The most worrying aspect of the law is the removal of firewalls that separate China from the mainland under the "one country two systems" framework, bringing Chinese law and national security agencies to Hong Kong. Others say that its aim is to fundamentally change Hong Kong society with the needs of "national security education" in schools, the media, and the Internet.

Here are the key parts of the new law:

A widely defined crime
The law is so broad that, in segregation, vandalism, terrorism, and collusion with foreign powers that endanger national security, it can target previously protected speech forms - such as signing one. The rules also include the actions of protesters and their supporters in last year's protests.

For example, foreign corporations or authorities may consider adopting sanctions against the Hong Kong or Beijing government, or in general prompting Hong Kong residents to "hate" the Beijing or Hong Kong government. The tactic used by protesters last year to disrupt public transport is considered terrorism.

The law follows broad definitions of national security used in mainland China, where such measures are often used against political dissenters. The ambiguity of the definitions is even more pronounced as Chinese officials, the Standing Committee of the National People's Congress, have the final say on interpreting the law.

Extradition of suspects to mainland China
Most national security cases are prosecuted in Hong Kong courts, but the central government can monitor foreign interference on "complex matters" and "serious situations" with the Hong Kong government, as well as cases where China faces "serious" threats. .

Although the law does not explicitly allow for extradition, the Supreme People's Court of China said it could name "relevant courts" to handle litigation. In a briefing on the law, the executive director of the Hong Kong and Macao Affairs Office, Zhang Xiang, said Wednesday that the accused could be prosecuted in mainland China.

The possibility of extradition of residents in Chinese political courts with a penalty rate of 99% prompted the first protest movement last year.

A powerful Chinese agent working in Hong Kong
Under the law, the National Security Office, a division of China's National Security Service, can operate in Hong Kong, and its agents are immune to local laws when performing their duties. All government departments in Hong Kong should cooperate with the office.

The office is accused of taking "necessary steps" to strengthen the management of foreign NGOs and media. In mainland China, national security organs often block domestic and foreign media, while news agencies and human rights organizations can operate freely and independently in Hong Kong.

Extended police powers
The law empowers the new police department to prohibit residents from overseas activities, to provide personal information to service providers, foreign political agencies or authorities, and to have greater authority in matters of national security that require the delegation of powers.

The National Security Police can search houses and electronic equipment without any warrants, secret surveillance and intercepted communications with the permission of the Hong Kong Chief Executive Officer.

The trial and trial were closed without a jury

The law allows for a jury trial on matters of national security, which require "national secrets" or "foreign factors" or the protection of gamblers approved by the Hong Kong Justice Secretary. A panel of three judges oversees the case.

Journals and the public can be prevented from seeing certain things that are “state secrets” or threats to the public order. Closed-door tests are mainly used in China in cases of political breakdown.

Legal experts are also concerned about the independence of courts overseeing national security matters. Hong Kong's chief executive, Carrie Lam, responds directly to Beijing and nominates judges who can be removed if they appear to endanger national security in speech or conduct.

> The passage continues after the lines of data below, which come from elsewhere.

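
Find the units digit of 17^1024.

1

Powers of 7 mod 10 repeat with period 4: 7, 9, 3, 1.
1024 leaves remainder 0 on division by 4, so 17^1024 ends in 1.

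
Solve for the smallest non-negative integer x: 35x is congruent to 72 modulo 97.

The inverse of 35 mod 97 is 61 (since 35·61 = 2135 ≡ 1).
Multiplying both sides by 61: x ≡ 61·72 = 4392 ≡ 27 (mod 97).

27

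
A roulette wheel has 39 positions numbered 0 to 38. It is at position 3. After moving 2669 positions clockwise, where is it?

2669 mod 39 = 17 (since 68·39 = 2652).
(3 + 17) mod 39 = 20.

20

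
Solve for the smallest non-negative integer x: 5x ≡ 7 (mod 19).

The inverse of 5 mod 19 is 4 (since 5·4 = 20 ≡ 1).
So x ≡ 4·7 = 28 ≡ 9 (mod 19).

9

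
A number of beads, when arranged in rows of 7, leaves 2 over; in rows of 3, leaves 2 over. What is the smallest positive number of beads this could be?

Since 3·5 ≡ 1 (mod 7), take x = 2 + 3·((2−2)·5 mod 7) = 2 + 3·0 = 2.
Check: 2 mod 7 = 2, 2 mod 3 = 2.

2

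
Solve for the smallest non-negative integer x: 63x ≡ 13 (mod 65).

26

The inverse of 63 mod 65 is 32 (since 63·32 = 2016 ≡ 1).
So x ≡ 32·13 = 416 ≡ 26 (mod 65).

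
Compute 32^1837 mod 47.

Successive squares of 32 mod 47: 32^1≡32, 32^2≡37, 32^4≡6, 32^8≡36, 32^16≡27, 32^32≡24, 32^64≡12, 32^128≡3, 32^256≡9, 32^512≡34, 32^1024≡28.
Since 1837 = 1 + 4 + 8 + 32 + 256 + 512 + 1024 in binary, 32^1837 ≡ 32·6·36·24·9·34·28 ≡ 21 (mod 47).

21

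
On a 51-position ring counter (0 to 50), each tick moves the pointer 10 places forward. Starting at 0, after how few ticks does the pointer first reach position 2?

41

10⁻¹ ≡ 46 (mod 51) because 10·46 = 460 = 9·51 + 1.
So x ≡ 46·2 = 92 ≡ 41 (mod 51).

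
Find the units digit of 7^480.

Last digits of 7^n: 7, 9, 3, 1 (period 4).
480 mod 4 = 0, so the last digit matches 7^4 = 1.

1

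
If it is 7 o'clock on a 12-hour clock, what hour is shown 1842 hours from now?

1

1842 mod 12 = 6 (since 153·12 = 1836).
7 + 6 → 1 on a 12-hour dial.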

The law can apply to anyone
The law applies to permanent residents and residents of the Hong Kong area who violate the law on the Hong Kong area, as well as for crimes committed by Hong Kong permanent residents outside the city.

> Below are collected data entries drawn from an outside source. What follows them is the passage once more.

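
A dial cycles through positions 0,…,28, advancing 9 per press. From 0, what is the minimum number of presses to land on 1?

13

The inverse of 9 mod 29 is 13 (since 9·13 = 117 ≡ 1).
So x ≡ 13·1 = 13 ≡ 13 (mod 29).
Check: 9·13 = 117 = 4·29 + 1.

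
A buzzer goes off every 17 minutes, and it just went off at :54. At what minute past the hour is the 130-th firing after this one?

44

130·17 = 2210.
2210 − 36·60 = 50, so 2210 ≡ 50 (mod 60).
(54 + 50) mod 60 = 44.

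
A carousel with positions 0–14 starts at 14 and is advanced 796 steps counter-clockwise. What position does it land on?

13

796 = 53·15 + 1, so 796 mod 15 = 1.
(14 − 1) mod 15 = 13.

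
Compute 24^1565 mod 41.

Square-and-reduce mod 41: 24^1≡24, 24^2≡2, 24^4≡4, 24^8≡16, 24^16≡10, 24^32≡18, 24^64≡37, 24^128≡16, 24^256≡10, 24^512≡18, 24^1024≡37.
1565 = 1 + 4 + 8 + 16 + 512 + 1024, so 24^1565 ≡ 24·4·16·10·18·37 ≡ 14 (mod 41).

14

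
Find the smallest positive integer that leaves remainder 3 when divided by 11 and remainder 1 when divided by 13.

14

Since 13·6 ≡ 1 (mod 11), take x = 1 + 13·((3−1)·6 mod 11) = 1 + 13·1 = 14.
Check: 14 mod 11 = 3, 14 mod 13 = 1.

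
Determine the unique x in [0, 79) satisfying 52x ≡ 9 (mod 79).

26

The inverse of 52 mod 79 is 38 (since 52·38 = 1976 ≡ 1).
So x ≡ 38·9 = 342 ≡ 26 (mod 79).
Check: 52·26 = 1352 = 17·79 + 9.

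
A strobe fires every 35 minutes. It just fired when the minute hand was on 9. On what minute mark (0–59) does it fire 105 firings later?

105·35 = 3675.
3675 = 61·60 + 15, so 3675 mod 60 = 15.
(9 + 15) mod 60 = 24.

24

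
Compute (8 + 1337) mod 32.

1

1337 = 41·32 + 25, so 1337 mod 32 = 25.
(8 + 25) mod 32 = 1.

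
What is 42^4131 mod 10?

8

Last digits of 2^n: 2, 4, 8, 6 (period 4).
4131 mod 4 = 3, so the last digit matches 2^3 = 8.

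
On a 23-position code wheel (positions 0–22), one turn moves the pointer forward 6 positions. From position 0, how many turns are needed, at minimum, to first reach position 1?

4

6·4 = 24 = 1·23 + 1, so 6⁻¹ ≡ 4 (mod 23).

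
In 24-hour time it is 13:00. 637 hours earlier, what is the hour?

0

637 mod 24 = 13 (since 26·24 = 624).
(13 − 13) mod 24 = 0.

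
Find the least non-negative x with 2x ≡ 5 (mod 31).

18

The inverse of 2 mod 31 is 16 (since 2·16 = 32 ≡ 1).
So x ≡ 16·5 = 80 ≡ 18 (mod 31).
Check: 2·18 = 36 = 1·31 + 5.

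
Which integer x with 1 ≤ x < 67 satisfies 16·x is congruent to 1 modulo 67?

21

67 = 4·16 + 3
16 = 5·3 + 1
3 = 3·1 + 0
Back-substituting gives 16·21 ≡ 1 (mod 67).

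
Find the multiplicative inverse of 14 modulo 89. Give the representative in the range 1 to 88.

14·70 = 980 = 11·89 + 1, so 14⁻¹ ≡ 70 (mod 89).

70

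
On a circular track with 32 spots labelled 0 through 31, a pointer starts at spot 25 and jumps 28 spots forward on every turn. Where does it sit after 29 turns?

5

29·28 = 812.
Dividing 812 by 32 gives quotient 25 and remainder 12.
(25 + 12) mod 32 = 5.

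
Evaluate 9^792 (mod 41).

1

Square-and-reduce mod 41: 9^1≡9, 9^2≡40, 9^4≡1, 9^8≡1, 9^16≡1, 9^32≡1, 9^64≡1, 9^128≡1, 9^256≡1, 9^512≡1.
Since 792 = 8 + 16 + 256 + 512 in binary, 9^792 ≡ 1·1·1·1 ≡ 1 (mod 41).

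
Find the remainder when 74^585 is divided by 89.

By repeated squaring mod 89: 74^1≡74, 74^2≡47, 74^4≡73, 74^8≡78, 74^16≡32, 74^32≡45, 74^64≡67, 74^128≡39, 74^256≡8, 74^512≡64.
Since 585 = 1 + 8 + 64 + 512 in binary, 74^585 ≡ 74·78·67·64 ≡ 59 (mod 89).

59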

Unsurprisingly, the same applies to anyone who feels violated by the law, regardless of their nationality and where the alleged offense took place. Article 38 of the State of the Law: "This law applies to crimes ... who are committed against the Hong Kong Special Administrative Region from outside the region, which is not a permanent resident of the area."

Donald Clark of the George Washington University Law School wrote in his blog post: "There is no reason to suppose that I have any idea what it is: that every person on this planet is an outspoken jurist."